Every API call is a data leak
Let us start with the uncomfortable truth that most enterprise AI strategies quietly ignore.
Every time an employee pastes a customer contract into a cloud-hosted LLM, that contract text travels across the public internet to someone else's data centre. It is processed on someone else's GPUs. It is logged -- at minimum for abuse monitoring, often for longer. The response travels back across the internet. Even with TLS encryption in transit, the data is plaintext at the provider's inference endpoint.
This is not a hypothetical risk. This is the normal operating mode for every cloud AI API. OpenAI, Anthropic, Google -- all of them process your data on their infrastructure. Enterprise agreements and data processing addendums reduce the contractual risk, but they do not change the physics. The data leaves your environment.
For many organisations, this is acceptable. For many others, it is not. And the gap between those two groups is widening, not shrinking.

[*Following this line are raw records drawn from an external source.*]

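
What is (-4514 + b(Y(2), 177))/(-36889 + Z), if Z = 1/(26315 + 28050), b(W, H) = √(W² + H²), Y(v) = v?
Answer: 122701805/1002735242 - 54365*√31333/2005470484 ≈ 0.11757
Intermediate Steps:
b(W, H) = √(H² + W²)
Z = 1/54365 ≈ 1.8394e-5
(-4514 + b(Y(2), 177))/(-36889 + Z) = (-4514 + √(177² + 2²))/(-36889 + 1/54365) = (-4514 + √(31329 + 4))/(-2005470484/54365) = (-4514 + √31333)*(-54365/2005470484) = 122701805/1002735242 - 54365*√31333/2005470484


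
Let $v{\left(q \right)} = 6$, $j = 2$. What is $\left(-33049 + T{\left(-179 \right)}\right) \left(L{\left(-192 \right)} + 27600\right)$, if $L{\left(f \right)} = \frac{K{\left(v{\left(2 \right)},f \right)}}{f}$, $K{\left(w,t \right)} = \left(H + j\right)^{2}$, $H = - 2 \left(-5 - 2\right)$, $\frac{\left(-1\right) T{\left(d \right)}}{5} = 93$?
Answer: $- \frac{2774825144}{3} \approx -9.2494 \cdot 10^{8}$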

Consider what enterprise employees actually want to do with AI: summarise internal legal documents, analyse financial reports, draft responses to customer complaints that reference account details, generate code that touches proprietary algorithms, review HR documents containing employee personal data. Every one of these use cases involves data that has no business being on someone else's infrastructure.
The conventional response is to negotiate a zero-data-retention agreement with a cloud provider, deploy behind a VPC, or use a provider's "private" offering. These help. They do not eliminate the fundamental problem: the data still leaves your environment during inference.